Flash sales company Zulily hired investment banks as advisors for a possible inital public offering, according to sources with knowledge on the matter.
The successful e-commerce company sought Citigroup's investment arm, Goldman Sachs and Bank of America Merrill Lynch in recent weeks for the IPO plans, one of the people added.
Zulily's IPO plan surfaced months after the company earned US $85 million in a deal led by Andreessen Horowitz, a venture capital firm, that valued it around US$ 1 billion.
"We are impressed with Zulily's strategic positioning," Andreessen Horowitz partner Jeff Jordan noted in a November blog regarding the firm's investment on Zulily.
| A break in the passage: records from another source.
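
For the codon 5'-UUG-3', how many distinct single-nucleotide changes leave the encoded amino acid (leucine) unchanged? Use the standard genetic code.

Position 1: CUG → 1 synonymous.
Position 2: none → 0 synonymous.
Position 3: UUA → 1 synonymous.
Total: 1 + 0 + 1 = 2.

2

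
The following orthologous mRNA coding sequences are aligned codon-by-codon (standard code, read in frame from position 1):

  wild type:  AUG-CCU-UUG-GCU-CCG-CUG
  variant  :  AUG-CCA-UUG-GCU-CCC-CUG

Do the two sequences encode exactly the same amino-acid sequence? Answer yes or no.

yes

Codon 1: AUG Met / AUG Met — identical.
Codon 2: CCU Pro / CCA Pro — synonymous.
Codon 3: UUG Leu / UUG Leu — identical.
Codon 4: GCU Ala / GCU Ala — identical.
Codon 5: CCG Pro / CCC Pro — synonymous.
Codon 6: CUG Leu / CUG Leu — identical.
Nonsynonymous differences: 0 → same protein.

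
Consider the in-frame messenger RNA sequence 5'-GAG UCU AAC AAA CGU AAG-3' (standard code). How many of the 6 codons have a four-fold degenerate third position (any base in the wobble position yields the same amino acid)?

2

Codon 1 GAG (Glu): third position 2-fold.
Codon 2 UCU (Ser): third position 4-fold.
Codon 3 AAC (Asn): third position 2-fold.
Codon 4 AAA (Lys): third position 2-fold.
Codon 5 CGU (Arg): third position 4-fold.
Codon 6 AAG (Lys): third position 2-fold.
Four-fold degenerate third positions: 2.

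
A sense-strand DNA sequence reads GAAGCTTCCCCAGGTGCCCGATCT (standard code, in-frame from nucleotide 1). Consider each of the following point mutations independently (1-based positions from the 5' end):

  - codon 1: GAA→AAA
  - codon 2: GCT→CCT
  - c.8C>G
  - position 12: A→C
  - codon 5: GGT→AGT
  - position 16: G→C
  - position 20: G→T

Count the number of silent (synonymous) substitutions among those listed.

Codon 1: GAA (Glu) → AAA (Lys) — missense.
Codon 2: GCT (Ala) → CCT (Pro) — missense.
Codon 3: TCC (Ser) → TGC (Cys) — missense.
Codon 4: CCA (Pro) → CCC (Pro) — synonymous.
Codon 5: GGT (Gly) → AGT (Ser) — missense.
Codon 6: GCC (Ala) → CCC (Pro) — missense.
Codon 7: CGA (Arg) → CTA (Leu) — missense.
Synonymous: 1 of 7.

1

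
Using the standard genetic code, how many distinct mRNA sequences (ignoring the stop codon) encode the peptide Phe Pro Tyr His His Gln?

Phe: 2 codons.
Pro: 4 codons.
Tyr: 2 codons.
His: 2 codons.
His: 2 codons.
Gln: 2 codons.
2 × 4 × 2 × 2 × 2 × 2 = 128.

128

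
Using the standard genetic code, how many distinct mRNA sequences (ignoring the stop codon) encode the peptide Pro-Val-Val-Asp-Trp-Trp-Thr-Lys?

1024

Pro: 4 codons.
Val: 4 codons.
Val: 4 codons.
Asp: 2 codons.
Trp: 1 codon.
Trp: 1 codon.
Thr: 4 codons.
Lys: 2 codons.
4 × 4 × 4 × 2 × 1 × 1 × 4 × 2 = 1024.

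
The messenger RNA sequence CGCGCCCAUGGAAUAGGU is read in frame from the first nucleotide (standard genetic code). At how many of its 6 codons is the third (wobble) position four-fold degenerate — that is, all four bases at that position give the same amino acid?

4

Codon 1 CGC (Arg): third position 4-fold.
Codon 2 GCC (Ala): third position 4-fold.
Codon 3 CAU (His): third position 2-fold.
Codon 4 GGA (Gly): third position 4-fold.
Codon 5 AUA (Ile): third position 3-fold.
Codon 6 GGU (Gly): third position 4-fold.
Four-fold degenerate third positions: 4.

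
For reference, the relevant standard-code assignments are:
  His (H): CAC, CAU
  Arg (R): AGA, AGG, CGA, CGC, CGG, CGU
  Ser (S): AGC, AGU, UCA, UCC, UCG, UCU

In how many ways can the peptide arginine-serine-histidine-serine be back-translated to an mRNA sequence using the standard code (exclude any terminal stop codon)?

Arg: 6 codons.
Ser: 6 codons.
His: 2 codons.
Ser: 6 codons.
6 × 6 × 2 × 6 = 432.

432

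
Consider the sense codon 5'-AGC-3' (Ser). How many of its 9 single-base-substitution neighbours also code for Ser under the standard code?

Position 1: none → 0 synonymous.
Position 2: none → 0 synonymous.
Position 3: AGT → 1 synonymous.
Total: 0 + 0 + 1 = 1.

1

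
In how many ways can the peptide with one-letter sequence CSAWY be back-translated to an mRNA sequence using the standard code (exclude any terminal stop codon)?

96

Cys: 2 codons.
Ser: 6 codons.
Ala: 4 codons.
Trp: 1 codon.
Tyr: 2 codons.
2 × 6 × 4 × 1 × 2 = 96.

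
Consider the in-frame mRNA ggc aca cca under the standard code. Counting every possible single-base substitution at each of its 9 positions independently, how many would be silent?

Codon 1 (GGC, Gly): 3 synonymous substitutions.
Codon 2 (ACA, Thr): 3 synonymous substitutions.
Codon 3 (CCA, Pro): 3 synonymous substitutions.
Total: 3 + 3 + 3 = 9.

9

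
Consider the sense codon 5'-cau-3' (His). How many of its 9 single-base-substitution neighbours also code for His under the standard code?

1

Position 1: none → 0 synonymous.
Position 2: none → 0 synonymous.
Position 3: CAC → 1 synonymous.
Total: 0 + 0 + 1 = 1.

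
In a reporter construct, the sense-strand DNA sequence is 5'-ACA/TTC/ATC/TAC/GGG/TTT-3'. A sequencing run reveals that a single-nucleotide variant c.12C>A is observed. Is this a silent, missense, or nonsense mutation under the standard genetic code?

Position 12 falls in codon 4: TAC → Tyr.
After the substitution the codon is TAA → Stop.
The new codon is a stop codon, so this is a nonsense mutation.

nonsense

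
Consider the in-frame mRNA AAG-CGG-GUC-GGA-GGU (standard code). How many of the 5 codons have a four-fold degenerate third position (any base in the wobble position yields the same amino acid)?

4

Codon 1 AAG (Lys): third position 2-fold.
Codon 2 CGG (Arg): third position 4-fold.
Codon 3 GUC (Val): third position 4-fold.
Codon 4 GGA (Gly): third position 4-fold.
Codon 5 GGU (Gly): third position 4-fold.
Four-fold degenerate third positions: 4.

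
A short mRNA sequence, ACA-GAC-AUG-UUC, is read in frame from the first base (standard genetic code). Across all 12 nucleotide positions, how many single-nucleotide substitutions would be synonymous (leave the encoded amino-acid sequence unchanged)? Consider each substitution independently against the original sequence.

Codon 1 (ACA, Thr): 3 synonymous substitutions.
Codon 2 (GAC, Asp): 1 synonymous substitution.
Codon 3 (AUG, Met): 0 synonymous substitutions.
Codon 4 (UUC, Phe): 1 synonymous substitution.
Total: 3 + 1 + 0 + 1 = 5.

5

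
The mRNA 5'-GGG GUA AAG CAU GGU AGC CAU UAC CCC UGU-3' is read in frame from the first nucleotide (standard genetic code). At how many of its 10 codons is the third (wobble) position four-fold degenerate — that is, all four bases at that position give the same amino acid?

Codon 1 GGG (Gly): third position 4-fold.
Codon 2 GUA (Val): third position 4-fold.
Codon 3 AAG (Lys): third position 2-fold.
Codon 4 CAU (His): third position 2-fold.
Codon 5 GGU (Gly): third position 4-fold.
Codon 6 AGC (Ser): third position 2-fold.
Codon 7 CAU (His): third position 2-fold.
Codon 8 UAC (Tyr): third position 2-fold.
Codon 9 CCC (Pro): third position 4-fold.
Codon 10 UGU (Cys): third position 2-fold.
Four-fold degenerate third positions: 4.

4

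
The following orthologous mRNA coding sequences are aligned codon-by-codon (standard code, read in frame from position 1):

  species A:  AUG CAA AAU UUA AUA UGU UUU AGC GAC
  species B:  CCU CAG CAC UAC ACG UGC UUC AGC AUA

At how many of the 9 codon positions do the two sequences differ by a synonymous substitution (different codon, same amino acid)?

Codon 1: AUG Met / CCU Pro — nonsynonymous.
Codon 2: CAA Gln / CAG Gln — synonymous.
Codon 3: AAU Asn / CAC His — nonsynonymous.
Codon 4: UUA Leu / UAC Tyr — nonsynonymous.
Codon 5: AUA Ile / ACG Thr — nonsynonymous.
Codon 6: UGU Cys / UGC Cys — synonymous.
Codon 7: UUU Phe / UUC Phe — synonymous.
Codon 8: AGC Ser / AGC Ser — identical.
Codon 9: GAC Asp / AUA Ile — nonsynonymous.
Synonymous differences: 3.

3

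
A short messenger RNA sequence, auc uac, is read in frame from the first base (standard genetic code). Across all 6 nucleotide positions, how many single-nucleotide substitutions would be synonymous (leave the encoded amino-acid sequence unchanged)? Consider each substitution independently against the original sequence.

Codon 1 (AUC, Ile): 2 synonymous substitutions.
Codon 2 (UAC, Tyr): 1 synonymous substitution.
Total: 2 + 1 = 3.

3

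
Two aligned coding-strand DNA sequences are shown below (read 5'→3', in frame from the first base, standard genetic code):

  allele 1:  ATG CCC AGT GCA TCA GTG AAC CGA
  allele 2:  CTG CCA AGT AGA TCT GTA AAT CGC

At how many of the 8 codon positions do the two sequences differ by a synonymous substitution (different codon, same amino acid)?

Codon 1: ATG Met / CTG Leu — nonsynonymous.
Codon 2: CCC Pro / CCA Pro — synonymous.
Codon 3: AGT Ser / AGT Ser — identical.
Codon 4: GCA Ala / AGA Arg — nonsynonymous.
Codon 5: TCA Ser / TCT Ser — synonymous.
Codon 6: GTG Val / GTA Val — synonymous.
Codon 7: AAC Asn / AAT Asn — synonymous.
Codon 8: CGA Arg / CGC Arg — synonymous.
Synonymous differences: 5.

5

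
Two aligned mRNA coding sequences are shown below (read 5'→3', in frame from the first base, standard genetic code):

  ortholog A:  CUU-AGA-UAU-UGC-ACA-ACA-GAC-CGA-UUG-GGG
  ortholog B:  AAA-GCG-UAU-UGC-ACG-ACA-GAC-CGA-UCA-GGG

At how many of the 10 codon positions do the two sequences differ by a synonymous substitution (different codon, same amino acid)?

1

Codon 1: CUU Leu / AAA Lys — nonsynonymous.
Codon 2: AGA Arg / GCG Ala — nonsynonymous.
Codon 3: UAU Tyr / UAU Tyr — identical.
Codon 4: UGC Cys / UGC Cys — identical.
Codon 5: ACA Thr / ACG Thr — synonymous.
Codon 6: ACA Thr / ACA Thr — identical.
Codon 7: GAC Asp / GAC Asp — identical.
Codon 8: CGA Arg / CGA Arg — identical.
Codon 9: UUG Leu / UCA Ser — nonsynonymous.
Codon 10: GGG Gly / GGG Gly — identical.
Synonymous differences: 1.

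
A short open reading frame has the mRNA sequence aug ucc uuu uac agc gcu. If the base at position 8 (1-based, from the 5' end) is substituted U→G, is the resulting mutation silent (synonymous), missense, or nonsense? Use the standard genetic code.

Position 8 falls in codon 3: UUU → Phe.
After the substitution the codon is UGU → Cys.
Phe ≠ Cys, so this is a missense mutation.

missense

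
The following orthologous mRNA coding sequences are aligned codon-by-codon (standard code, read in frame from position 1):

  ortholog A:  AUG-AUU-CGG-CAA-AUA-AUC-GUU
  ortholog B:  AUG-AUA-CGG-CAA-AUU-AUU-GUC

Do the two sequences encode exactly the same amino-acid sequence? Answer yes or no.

yes

Codon 1: AUG Met / AUG Met — identical.
Codon 2: AUU Ile / AUA Ile — synonymous.
Codon 3: CGG Arg / CGG Arg — identical.
Codon 4: CAA Gln / CAA Gln — identical.
Codon 5: AUA Ile / AUU Ile — synonymous.
Codon 6: AUC Ile / AUU Ile — synonymous.
Codon 7: GUU Val / GUC Val — synonymous.
Nonsynonymous differences: 0 → same protein.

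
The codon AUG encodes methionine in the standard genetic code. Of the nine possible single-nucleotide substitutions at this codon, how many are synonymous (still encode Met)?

0

Position 1: none → 0 synonymous.
Position 2: none → 0 synonymous.
Position 3: none → 0 synonymous.
Total: 0 + 0 + 0 = 0.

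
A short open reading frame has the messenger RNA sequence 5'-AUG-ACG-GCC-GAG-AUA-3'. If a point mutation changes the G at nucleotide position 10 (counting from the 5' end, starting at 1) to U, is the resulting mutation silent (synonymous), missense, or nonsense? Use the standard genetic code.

nonsense

Position 10 falls in codon 4: GAG → Glu.
After the substitution the codon is UAG → Stop.
The new codon is a stop codon, so this is a nonsense mutation.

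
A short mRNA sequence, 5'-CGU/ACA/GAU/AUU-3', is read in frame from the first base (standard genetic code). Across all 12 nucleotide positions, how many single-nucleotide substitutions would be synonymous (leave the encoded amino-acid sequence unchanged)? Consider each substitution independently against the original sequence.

Codon 1 (CGU, Arg): 3 synonymous substitutions.
Codon 2 (ACA, Thr): 3 synonymous substitutions.
Codon 3 (GAU, Asp): 1 synonymous substitution.
Codon 4 (AUU, Ile): 2 synonymous substitutions.
Total: 3 + 3 + 1 + 2 = 9.

9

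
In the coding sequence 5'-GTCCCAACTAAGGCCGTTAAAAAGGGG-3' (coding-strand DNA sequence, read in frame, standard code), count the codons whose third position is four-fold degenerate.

6

Codon 1 GTC (Val): third position 4-fold.
Codon 2 CCA (Pro): third position 4-fold.
Codon 3 ACT (Thr): third position 4-fold.
Codon 4 AAG (Lys): third position 2-fold.
Codon 5 GCC (Ala): third position 4-fold.
Codon 6 GTT (Val): third position 4-fold.
Codon 7 AAA (Lys): third position 2-fold.
Codon 8 AAG (Lys): third position 2-fold.
Codon 9 GGG (Gly): third position 4-fold.
Four-fold degenerate third positions: 6.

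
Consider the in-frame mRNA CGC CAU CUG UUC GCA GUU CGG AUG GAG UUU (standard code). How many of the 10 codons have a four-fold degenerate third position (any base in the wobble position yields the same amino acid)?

5

Codon 1 CGC (Arg): third position 4-fold.
Codon 2 CAU (His): third position 2-fold.
Codon 3 CUG (Leu): third position 4-fold.
Codon 4 UUC (Phe): third position 2-fold.
Codon 5 GCA (Ala): third position 4-fold.
Codon 6 GUU (Val): third position 4-fold.
Codon 7 CGG (Arg): third position 4-fold.
Codon 8 AUG (Met): third position 1-fold.
Codon 9 GAG (Glu): third position 2-fold.
Codon 10 UUU (Phe): third position 2-fold.
Four-fold degenerate third positions: 5.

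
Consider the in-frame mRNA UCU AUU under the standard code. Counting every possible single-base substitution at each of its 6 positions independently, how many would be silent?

Codon 1 (UCU, Ser): 3 synonymous substitutions.
Codon 2 (AUU, Ile): 2 synonymous substitutions.
Total: 3 + 2 = 5.

5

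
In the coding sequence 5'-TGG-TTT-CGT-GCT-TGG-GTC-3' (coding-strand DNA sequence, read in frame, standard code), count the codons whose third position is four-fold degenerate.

3

Codon 1 TGG (Trp): third position 1-fold.
Codon 2 TTT (Phe): third position 2-fold.
Codon 3 CGT (Arg): third position 4-fold.
Codon 4 GCT (Ala): third position 4-fold.
Codon 5 TGG (Trp): third position 1-fold.
Codon 6 GTC (Val): third position 4-fold.
Four-fold degenerate third positions: 3.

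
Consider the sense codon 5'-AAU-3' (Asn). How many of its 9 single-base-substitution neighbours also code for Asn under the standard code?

1

Position 1: none → 0 synonymous.
Position 2: none → 0 synonymous.
Position 3: AAC → 1 synonymous.
Total: 0 + 0 + 1 = 1.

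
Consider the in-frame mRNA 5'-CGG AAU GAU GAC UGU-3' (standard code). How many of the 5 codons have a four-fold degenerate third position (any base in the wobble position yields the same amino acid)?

Codon 1 CGG (Arg): third position 4-fold.
Codon 2 AAU (Asn): third position 2-fold.
Codon 3 GAU (Asp): third position 2-fold.
Codon 4 GAC (Asp): third position 2-fold.
Codon 5 UGU (Cys): third position 2-fold.
Four-fold degenerate third positions: 1.

1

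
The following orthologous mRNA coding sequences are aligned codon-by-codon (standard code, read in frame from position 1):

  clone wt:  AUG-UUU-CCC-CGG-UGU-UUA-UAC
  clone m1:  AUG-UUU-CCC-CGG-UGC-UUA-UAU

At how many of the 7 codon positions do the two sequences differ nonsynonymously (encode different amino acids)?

0

Codon 1: AUG Met / AUG Met — identical.
Codon 2: UUU Phe / UUU Phe — identical.
Codon 3: CCC Pro / CCC Pro — identical.
Codon 4: CGG Arg / CGG Arg — identical.
Codon 5: UGU Cys / UGC Cys — synonymous.
Codon 6: UUA Leu / UUA Leu — identical.
Codon 7: UAC Tyr / UAU Tyr — synonymous.
Nonsynonymous differences: 0.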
"One reality in e-commerce today is that you want to avoid trying to compete directly with Amazon, who is hyper-aggressive in leveraging their enormous scale and cost advantage to offer the largest selection and lowest prices on the Internet," the former eBay executive added. "Zulily does this by aggregating a long tail of talented designers who typically lack extensive national distribution."
Zulily is among the first of the new lineup of e-commerce start-ups to attempt to go public, along with rival companies Etsy, Gilt and Wayfair.
The "flash sales" company was founded by Mark Vadon and Darrell Cavens, former Blue Nile executives, in 2009 and has more than 10 million members to date.